Bus SafetyIt is safe to say that the start of every school year is the most hectic time for parents, students, teachers and school administrators all around the county. But nothing seems to stir the emotions more than student transportation and bus stop issues which were once again a hot topic at the recently held series of 2008-09 town hall meetings led by Hillsborough County’s Superintendent MaryEllen Elia.
After parents fired questions at Elia, which included the problem with not enough bus stops, having unsafe bus stops on busy streets, changes on routes, overloaded busses and a seeming lack of transportation efficiency of drop-off and pick-up times, there was no doubt changes would have to be made.
One of these parents, convinced the system is flawed, was Becky Goodman, whose daughter was mistakenly put on the bus at school and dropped off at a bus stop without a parent to meet her.

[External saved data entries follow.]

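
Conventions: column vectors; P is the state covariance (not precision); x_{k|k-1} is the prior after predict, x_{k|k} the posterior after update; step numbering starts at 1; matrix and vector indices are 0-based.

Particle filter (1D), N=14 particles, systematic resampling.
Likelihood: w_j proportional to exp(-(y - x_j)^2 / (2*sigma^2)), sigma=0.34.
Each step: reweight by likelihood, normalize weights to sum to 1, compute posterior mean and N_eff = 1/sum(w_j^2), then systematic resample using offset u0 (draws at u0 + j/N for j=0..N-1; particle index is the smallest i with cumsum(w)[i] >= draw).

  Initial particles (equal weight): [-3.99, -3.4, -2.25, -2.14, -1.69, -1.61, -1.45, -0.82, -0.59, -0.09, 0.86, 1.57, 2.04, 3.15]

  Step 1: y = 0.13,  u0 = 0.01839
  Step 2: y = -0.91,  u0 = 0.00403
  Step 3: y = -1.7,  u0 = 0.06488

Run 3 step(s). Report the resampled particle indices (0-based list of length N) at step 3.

step 1: w=[0.0000, 0.0000, 0.0000, 0.0000, 0.0000, 0.0000, 0.0000, 0.0194, 0.1024, 0.7819, 0.0962, 0.0001, 0.0000, 0.0000]  mean=-0.0639  Neff=1.5838  idx=[7, 8, 9, 9, 9, 9, 9, 9, 9, 9, 9, 9, 9, 10]
step 2: w=[0.4373, 0.2908, 0.0247, 0.0247, 0.0247, 0.0247, 0.0247, 0.0247, 0.0247, 0.0247, 0.0247, 0.0247, 0.0247, 0.0000]  mean=-0.5547  Neff=3.5393  idx=[0, 0, 0, 0, 0, 0, 0, 1, 1, 1, 1, 4, 7, 10]
step 3: w=[0.1324, 0.1324, 0.1324, 0.1324, 0.1324, 0.1324, 0.1324, 0.0183, 0.0183, 0.0183, 0.0183, 0.0001, 0.0001, 0.0001]  mean=-0.8031  Neff=8.0631  idx=[0, 1, 1, 2, 2, 3, 3, 4, 4, 5, 5, 6, 6, 10]

resampled_idx = [0, 1, 1, 2, 2, 3, 3, 4, 4, 5, 5, 6, 6, 10]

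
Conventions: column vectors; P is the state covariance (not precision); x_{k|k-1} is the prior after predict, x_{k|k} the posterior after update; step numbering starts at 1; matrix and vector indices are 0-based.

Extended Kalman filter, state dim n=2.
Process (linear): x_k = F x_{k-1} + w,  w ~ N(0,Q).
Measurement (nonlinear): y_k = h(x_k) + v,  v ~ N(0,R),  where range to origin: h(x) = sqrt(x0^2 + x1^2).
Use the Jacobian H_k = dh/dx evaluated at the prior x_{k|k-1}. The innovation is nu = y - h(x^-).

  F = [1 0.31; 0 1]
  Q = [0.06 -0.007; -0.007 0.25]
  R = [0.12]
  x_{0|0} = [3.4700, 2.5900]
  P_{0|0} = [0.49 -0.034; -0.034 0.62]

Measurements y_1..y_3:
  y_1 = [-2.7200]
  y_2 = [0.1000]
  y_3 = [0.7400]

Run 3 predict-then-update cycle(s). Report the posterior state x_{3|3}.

step 1: x^-=[4.2729, 2.5900]  P^-=[0.5885 0.1512; 0.1512 0.8700]  H_jac=[0.8552 0.5184]  S=[0.9182]  K=[0.6335; 0.6320]  nu=[-7.7166]  x^+=[-0.6153, -2.2867]  P^+=[0.2201 -0.2164; -0.2164 0.5033]
step 2: x^-=[-1.3242, -2.2867]  P^-=[0.1943 -0.0674; -0.0674 0.7533]  H_jac=[-0.5011 -0.8654]  S=[0.6745]  K=[-0.0579; -0.9164]  nu=[-2.5424]  x^+=[-1.1770, 0.0433]  P^+=[0.1920 -0.1032; -0.1032 0.1868]
step 3: x^-=[-1.1635, 0.0433]  P^-=[0.2060 -0.0522; -0.0522 0.4368]  H_jac=[-0.9993 0.0372]  S=[0.3302]  K=[-0.6293; 0.2073]  nu=[-0.4244]  x^+=[-0.8965, -0.0447]  P^+=[0.0752 -0.0092; -0.0092 0.4226]

x_post = [-0.8965, -0.0447]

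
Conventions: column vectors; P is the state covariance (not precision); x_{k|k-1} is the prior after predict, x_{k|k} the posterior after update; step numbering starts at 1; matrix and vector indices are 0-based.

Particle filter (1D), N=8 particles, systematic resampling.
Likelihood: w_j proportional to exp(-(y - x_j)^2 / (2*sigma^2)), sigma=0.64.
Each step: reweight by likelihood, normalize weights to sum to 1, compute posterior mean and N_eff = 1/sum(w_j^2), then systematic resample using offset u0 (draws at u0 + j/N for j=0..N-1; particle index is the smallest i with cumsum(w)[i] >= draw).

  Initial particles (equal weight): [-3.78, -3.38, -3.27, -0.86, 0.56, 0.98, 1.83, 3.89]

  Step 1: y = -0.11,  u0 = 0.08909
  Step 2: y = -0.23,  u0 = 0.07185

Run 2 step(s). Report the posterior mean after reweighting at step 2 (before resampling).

step 1: w=[0.0000, 0.0000, 0.0000, 0.3795, 0.4360, 0.1768, 0.0076, 0.0000]  mean=0.1050  Neff=2.7362  idx=[3, 3, 3, 4, 4, 4, 5, 5]
step 2: w=[0.1719, 0.1719, 0.1719, 0.1303, 0.1303, 0.1303, 0.0467, 0.0467]  mean=-0.1331  Neff=6.9473  idx=[0, 1, 1, 2, 3, 4, 5, 6]

post_mean = -0.1331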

According to school officials, as far as the recently raised issues are concerned, such as the overloading as well as the installation of safer bus stops, problems have been resolved, and the department has made the necessary changes.
Elia told parents that the district did investigate more than 200 bus stop complaints and moved about 80 stops already, while most concerns had to be referred to Hillsborough County Schools General Transportation Manager John Franklin, who said, during a phone interview, that the issues parents were concerned with at the start of the year were legitimate and have been addressed.
“Parents can rest assured that the department is working hard to make sure that the kids are safe,” Franklin said.
Franklin explained that safety is the department’s first and foremost goal and focus, while acknowledging that there are situations that do arise every year.
“We have installed additional bus stops and given parents some additional information on the changes that were made,” Franklin said.
The way this is done, according to Franklin, is through the department’s Bus Stop Safety Review Committee, set up not only to fix the problems already on the list, but, also, the ones that might arise in the future.
While not trying to minimize the transportation department’s responsibilities and the errors made at the start of the year, Franklin said that it does take time to work out some of the bugs, especially when parents do not follow the directions given by the school their children attend.
According to Franklin, children are often left at a certain bus stop without notifying the department under the assumption that their children will get to school.
“While we will not leave a child alone at the stop, it does create some overloading problems,” Franklin said.
To work on these and other safety issues on and off the buses, the department sends out field supervisors as well as certified traffic safety inspectors to evaluate each route on a regular basis.
Franklin said that the budget cuts are not affecting the way the department operates.